Chantrea had introduced me to Nol.

She was the one that Nol had been trying to warn me about.

That hard fist of fear in my gut that had been there so long started aching.

I couldn't just sit there and wait for the next shoe to drop. I scooted over and got behind the wheel. She left the car running with the lights off. I couldn't see a thing in front of me with rain blurring the windshield and darkness. I reached to turn on the headlights and stopped, remembering she had kept the headlights off so we wouldn't be followed.

Lightning flashed and I saw something in the road ahead. I strained to see what it was through the blur of water washing out my vision through the windshield. It looked like a flat metallic piece that extended most of the way across the narrow road.

The horn blared in the car next to me and my foot hit the gas, the tires spinning in the mud. The rear of the car moved sideways, but we didn't go forward more than a foot.

Something was terribly wrong but my mind wasn't functioning properly.

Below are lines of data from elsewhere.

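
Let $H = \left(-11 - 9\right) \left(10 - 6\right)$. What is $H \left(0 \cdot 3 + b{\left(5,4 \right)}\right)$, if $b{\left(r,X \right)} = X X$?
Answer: $-1280$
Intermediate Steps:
$b{\left(r,X \right)} = X^{2}$
$H = -80$ ($H = \left(-20\right) 4 = -80$)
$H \left(0 \cdot 3 + b{\left(5,4 \right)}\right) = - 80 \left(0 \cdot 3 + 4^{2}\right) = - 80 \left(0 + 16\right) = \left(-80\right) 16 = -1280$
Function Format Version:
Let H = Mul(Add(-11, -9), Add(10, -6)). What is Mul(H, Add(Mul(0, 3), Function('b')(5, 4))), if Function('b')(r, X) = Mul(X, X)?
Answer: -1280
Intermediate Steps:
Function('b')(r, X) = Pow(X, 2)
H = -80 (H = Mul(-20, 4) = -80)
Mul(H, Add(Mul(0, 3), Function('b')(5, 4))) = Mul(-80, Add(Mul(0, 3), Pow(4, 2))) = Mul(-80, Add(0, 16)) = Mul(-80, 16) = -1280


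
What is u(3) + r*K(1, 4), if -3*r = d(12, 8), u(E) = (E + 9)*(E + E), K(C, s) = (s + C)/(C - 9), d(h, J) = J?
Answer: 221/3 ≈ 73.667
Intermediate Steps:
K(C, s) = (C + s)/(-9 + C)
u(E) = 2*E*(9 + E) (u(E) = (9 + E)*(2*E) = 2*E*(9 + E))
r = -8/3 (r = -⅓*8 = -8/3 ≈ -2.6667)
u(3) + r*K(1, 4) = 2*3*(9 + 3) - 8*(1 + 4)/(3*(-9 + 1)) = 2*3*12 - 8*5/(3*(-8)) = 72 - (-1)*5/3 = 72 - 8/3*(-5/8) = 72 + 5/3 = 221/3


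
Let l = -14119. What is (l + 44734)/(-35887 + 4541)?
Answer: -30615/31346 ≈ -0.97668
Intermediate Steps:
(l + 44734)/(-35887 + 4541) = (-14119 + 44734)/(-35887 + 4541) = 30615/(-31346) = 30615*(-1/31346) = -30615/31346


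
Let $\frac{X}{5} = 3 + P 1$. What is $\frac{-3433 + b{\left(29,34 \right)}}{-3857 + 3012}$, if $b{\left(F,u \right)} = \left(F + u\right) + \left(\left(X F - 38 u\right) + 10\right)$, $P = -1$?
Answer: $\frac{4362}{845} \approx 5.1621$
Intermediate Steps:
$X = 10$ ($X = 5 \left(3 - 1\right) = 5 \cdot 2 = 10$)
$b{\left(F,u \right)} = 10 - 37 u + 11 F$ ($b{\left(F,u \right)} = \left(F + u\right) + \left(\left(10 F - 38 u\right) + 10\right) = \left(F + u\right) + \left(\left(- 38 u + 10 F\right) + 10\right) = \left(F + u\right) + \left(10 - 38 u + 10 F\right) = 10 - 37 u + 11 F$)
$\frac{-3433 + b{\left(29,34 \right)}}{-3857 + 3012} = \frac{-3433 + \left(10 - 1258 + 11 \cdot 29\right)}{-3857 + 3012} = \frac{-3433 + \left(10 - 1258 + 319\right)}{-845} = \left(-3433 - 929\right) \left(- \frac{1}{845}\right) = \left(-4362\right) \left(- \frac{1}{845}\right) = \frac{4362}{845}$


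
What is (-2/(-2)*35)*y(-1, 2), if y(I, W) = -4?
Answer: -140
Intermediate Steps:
(-2/(-2)*35)*y(-1, 2) = (-2/(-2)*35)*(-4) = (-2*(-½)*35)*(-4) = (1*35)*(-4) = 35*(-4) = -140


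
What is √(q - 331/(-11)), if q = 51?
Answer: 2*√2453/11 ≈ 9.0051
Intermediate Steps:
√(q - 331/(-11)) = √(51 - 331/(-11)) = √(51 - 331*(-1/11)) = √(51 + 331/11) = √(892/11) = 2*√2453/11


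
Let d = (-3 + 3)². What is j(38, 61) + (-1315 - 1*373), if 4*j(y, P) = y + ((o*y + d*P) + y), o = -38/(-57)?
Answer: -4988/3 ≈ -1662.7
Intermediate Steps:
d = 0 (d = 0² = 0)
o = ⅔ (o = -38*(-1/57) = ⅔ ≈ 0.66667)
j(y, P) = 2*y/3 (j(y, P) = (y + ((2*y/3 + 0*P) + y))/4 = (y + ((2*y/3 + 0) + y))/4 = (y + (2*y/3 + y))/4 = (y + 5*y/3)/4 = (8*y/3)/4 = 2*y/3)
j(38, 61) + (-1315 - 1*373) = (⅔)*38 + (-1315 - 1*373) = 76/3 + (-1315 - 373) = 76/3 - 1688 = -4988/3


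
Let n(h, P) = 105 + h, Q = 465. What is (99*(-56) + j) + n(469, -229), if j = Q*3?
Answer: -3575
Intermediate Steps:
j = 1395 (j = 465*3 = 1395)
(99*(-56) + j) + n(469, -229) = (99*(-56) + 1395) + (105 + 469) = (-5544 + 1395) + 574 = -4149 + 574 = -3575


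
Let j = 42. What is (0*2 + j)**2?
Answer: 1764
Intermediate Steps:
(0*2 + j)**2 = (0*2 + 42)**2 = (0 + 42)**2 = 42**2 = 1764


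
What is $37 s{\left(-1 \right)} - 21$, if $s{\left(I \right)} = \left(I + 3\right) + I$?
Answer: $16$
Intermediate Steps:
$s{\left(I \right)} = 3 + 2 I$ ($s{\left(I \right)} = \left(3 + I\right) + I = 3 + 2 I$)
$37 s{\left(-1 \right)} - 21 = 37 \left(3 + 2 \left(-1\right)\right) - 21 = 37 \left(3 - 2\right) - 21 = 37 \cdot 1 - 21 = 37 - 21 = 16$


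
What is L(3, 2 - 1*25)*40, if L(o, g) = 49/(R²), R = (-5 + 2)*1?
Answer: 1960/9 ≈ 217.78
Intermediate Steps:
R = -3 (R = -3*1 = -3)
L(o, g) = 49/9 (L(o, g) = 49/((-3)²) = 49/9)
L(3, 2 - 1*25)*40 = (49/9)*40 = 1960/9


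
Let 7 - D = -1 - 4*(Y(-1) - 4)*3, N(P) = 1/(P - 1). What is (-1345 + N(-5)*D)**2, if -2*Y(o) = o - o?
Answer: 16120225/9 ≈ 1.7911e+6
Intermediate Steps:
Y(o) = 0 (Y(o) = -(o - o)/2 = -1/2*0 = 0)
N(P) = 1/(-1 + P)
D = -40 (D = 7 - (-1 - 4*(0 - 4)*3) = 7 - (-1 - 4*(-4)*3) = 7 - (-1 + 16*3) = 7 - (-1 + 48) = 7 - 1*47 = 7 - 47 = -40)
(-1345 + N(-5)*D)**2 = (-1345 - 40/(-1 - 5))**2 = (-1345 - 40/(-6))**2 = (-1345 - 1/6*(-40))**2 = (-1345 + 20/3)**2 = (-4015/3)**2 = 16120225/9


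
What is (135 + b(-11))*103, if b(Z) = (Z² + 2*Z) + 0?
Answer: 24102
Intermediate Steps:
b(Z) = Z² + 2*Z
(135 + b(-11))*103 = (135 - 11*(2 - 11))*103 = (135 - 11*(-9))*103 = (135 + 99)*103 = 234*103 = 24102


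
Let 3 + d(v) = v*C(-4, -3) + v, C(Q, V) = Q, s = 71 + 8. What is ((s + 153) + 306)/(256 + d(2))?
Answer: 538/247 ≈ 2.1781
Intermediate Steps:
s = 79
d(v) = -3 - 3*v (d(v) = -3 + (v*(-4) + v) = -3 + (-4*v + v) = -3 - 3*v)
((s + 153) + 306)/(256 + d(2)) = ((79 + 153) + 306)/(256 + (-3 - 3*2)) = (232 + 306)/(256 + (-3 - 6)) = 538/(256 - 9) = 538/247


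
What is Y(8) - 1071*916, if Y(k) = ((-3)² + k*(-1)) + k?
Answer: -981027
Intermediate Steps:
Y(k) = 9 (Y(k) = (9 - k) + k = 9)
Y(8) - 1071*916 = 9 - 1071*916 = 9 - 981036 = -981027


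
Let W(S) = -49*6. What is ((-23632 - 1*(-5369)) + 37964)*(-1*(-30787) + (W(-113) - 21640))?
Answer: 174412953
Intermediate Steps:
W(S) = -294
((-23632 - 1*(-5369)) + 37964)*(-1*(-30787) + (W(-113) - 21640)) = ((-23632 - 1*(-5369)) + 37964)*(-1*(-30787) + (-294 - 21640)) = ((-23632 + 5369) + 37964)*(30787 - 21934) = (-18263 + 37964)*8853 = 19701*8853 = 174412953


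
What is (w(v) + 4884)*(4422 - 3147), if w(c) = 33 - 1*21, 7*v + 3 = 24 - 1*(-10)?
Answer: 6242400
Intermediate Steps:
v = 31/7 (v = -3/7 + (24 - 1*(-10))/7 = -3/7 + (24 + 10)/7 = -3/7 + (⅐)*34 = -3/7 + 34/7 = 31/7 ≈ 4.4286)
w(c) = 12 (w(c) = 33 - 21 = 12)
(w(v) + 4884)*(4422 - 3147) = (12 + 4884)*(4422 - 3147) = 4896*1275 = 6242400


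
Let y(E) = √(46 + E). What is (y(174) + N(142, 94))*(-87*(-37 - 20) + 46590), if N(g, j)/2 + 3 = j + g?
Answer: 24021834 + 103098*√55 ≈ 2.4786e+7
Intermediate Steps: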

Then it struck me—the car waiting for Chantrea was the same sports car Ranar drove when he had picked me up at the airport.

The road suddenly lit up as a vehicle coming from the rear turned on its headlights. It came by me in a flash, a big white SUV with a heavy black push bar mounted in front of the grill. The SUV struck the rear of the sports car Chantrea had gotten in, pushing it ahead.